Our terms and conditions of sale & delivery
1. The following terms and conditions of sale and delivery apply exclusively to our business relationships with our customers. They take precedence over any customer's terms and conditions of purchase. Any deviating, conflicting, or supplementary general terms and conditions of the buyer shall only become part of the contract if and to the extent that we have expressly agreed to their validity. Deviations and verbal agreements must be made in writing.
Until full payment of the claims has been made, the goods subject to retention of title may not be pledged to third parties or assigned as security. The buyer must notify us immediately in writing in the event of an application for the opening of insolvency proceedings or in the event of third parties accessing the goods belonging to us (e.g., seizures).
Legally relevant declarations and notifications by the buyer regarding the contract (e.g. notifications of defects, setting of deadlines, withdrawal or reduction) must be made in writing, i.e. in written and text form (e.g. letter,
e-mail).
e-mail).
This offer is subject to change and non-binding. Acceptance of a contractual offer by the seller can be declared either in writing (e.g., by an order confirmation) or by delivery of the goods to the buyer.
2. Unless otherwise agreed in writing in individual cases, our prices valid at the time of conclusion of the contract shall apply ex warehouse, plus statutory VAT. Any customs duties, fees, taxes, and other public charges shall be borne by the buyer.
3. Payment of the purchase price must be made exclusively to the account stated overleaf.
Unless otherwise agreed, the purchase price is due and payable within fourteen days of invoicing and delivery or acceptance of the goods. Delivery is ex works, at the buyer's expense and risk. Our prices, plus statutory VAT, are ex works.
However, even within the framework of an ongoing business relationship, we reserve the right at any time to make a delivery, in whole or in part, only against advance payment. We will declare this reservation no later than with the order confirmation.
Payment must be made within one week of the invoice date, with a 2% discount, or within 30 days net cash.
The buyer shall only be entitled to rights of set-off or retention if his claim has been legally established or is undisputed and his counterclaim is based on the same contractual relationship.
4. The buyer shall be in default if the above payment period expires.
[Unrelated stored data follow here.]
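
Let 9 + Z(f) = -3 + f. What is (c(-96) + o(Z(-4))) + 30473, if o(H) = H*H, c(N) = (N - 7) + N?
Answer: 30530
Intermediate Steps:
Z(f) = -12 + f (Z(f) = -9 + (-3 + f) = -12 + f)
c(N) = -7 + 2*N (c(N) = (-7 + N) + N = -7 + 2*N)
o(H) = H²
(c(-96) + o(Z(-4))) + 30473 = ((-7 + 2*(-96)) + (-12 - 4)²) + 30473 = ((-7 - 192) + (-16)²) + 30473 = (-199 + 256) + 30473 = 57 + 30473 = 30530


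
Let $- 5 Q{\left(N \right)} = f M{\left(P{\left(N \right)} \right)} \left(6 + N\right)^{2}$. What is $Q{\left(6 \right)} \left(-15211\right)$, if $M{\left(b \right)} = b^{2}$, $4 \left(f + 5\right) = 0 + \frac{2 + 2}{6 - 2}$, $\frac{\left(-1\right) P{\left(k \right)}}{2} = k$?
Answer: $- \frac{1498222656}{5} \approx -2.9964 \cdot 10^{8}$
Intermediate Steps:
$P{\left(k \right)} = - 2 k$
$f = - \frac{19}{4}$ ($f = -5 + \frac{0 + \frac{2 + 2}{6 - 2}}{4} = -5 + \frac{0 + \frac{4}{4}}{4} = -5 + \frac{0 + 4 \cdot \frac{1}{4}}{4} = -5 + \frac{0 + 1}{4} = -5 + \frac{1}{4} \cdot 1 = -5 + \frac{1}{4} = - \frac{19}{4} \approx -4.75$)
$Q{\left(N \right)} = \frac{19 N^{2} \left(6 + N\right)^{2}}{5}$ ($Q{\left(N \right)} = - \frac{- \frac{19 \left(- 2 N\right)^{2}}{4} \left(6 + N\right)^{2}}{5} = - \frac{- \frac{19 \cdot 4 N^{2}}{4} \left(6 + N\right)^{2}}{5} = - \frac{- 19 N^{2} \left(6 + N\right)^{2}}{5} = - \frac{\left(-19\right) N^{2} \left(6 + N\right)^{2}}{5} = \frac{19 N^{2} \left(6 + N\right)^{2}}{5}$)
$Q{\left(6 \right)} \left(-15211\right) = \frac{19 \cdot 6^{2} \left(6 + 6\right)^{2}}{5} \left(-15211\right) = \frac{19}{5} \cdot 36 \cdot 12^{2} \left(-15211\right) = \frac{19}{5} \cdot 36 \cdot 144 \left(-15211\right) = \frac{98496}{5} \left(-15211\right) = - \frac{1498222656}{5}$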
During the period of default, the purchase price shall be due at the applicable statutory default interest rate according to Section 288 ff of the German Civil Code (BGB) in the amount of
Interest will be charged at 9 percentage points above the current base interest rate of 2.27%. We reserve the right to claim further damages for late payment.
5. Delivery shall be ex warehouse. The warehouse shall also be the place of performance for delivery and the place for any subsequent performance.
Upon delivery of the goods to the buyer, the risk of accidental loss and accidental deterioration passes to the buyer. If the goods are shipped, the risk of accidental loss, accidental deterioration, and delay passes upon delivery of the goods to the freight forwarder or carrier.
6. Complaints must be made immediately, and no later than one week after receipt of the goods. In the event of a justified complaint, AUCO GmbH will, at its discretion, either reduce the purchase price or provide a replacement. Any further claims for compensation, particularly for consequential damages, are excluded.
The buyer must grant us the necessary time to provide subsequent performance. In particular, the buyer must hand over the item for which he has claimed a defect to us for inspection purposes. In the event that we subsequently deliver a defect-free item, the buyer must return the defective item to us in accordance with statutory provisions.
The buyer may, in accordance with statutory provisions, withdraw from the purchase contract or reduce the purchase price if a deadline set by the buyer for subsequent performance has expired without success. However, the buyer is not entitled to withdraw from the contract in the event of a minor defect.
We will reimburse the expenses necessary for inspection purposes and subsequent performance (transport costs, labor costs) in accordance with the statutory provisions and the General Terms and Conditions of Sale in the event of a defect.
7. AUCO reserves the right to withhold payment of the purchase price and all other claims arising from the businessconnection, ownership of the delivered goods remains. The buyer may only sell or process the delivered goods within the scope of its ordinary business operations. In such a case, the claims against the buyer's customer are hereby assigned to AUCO.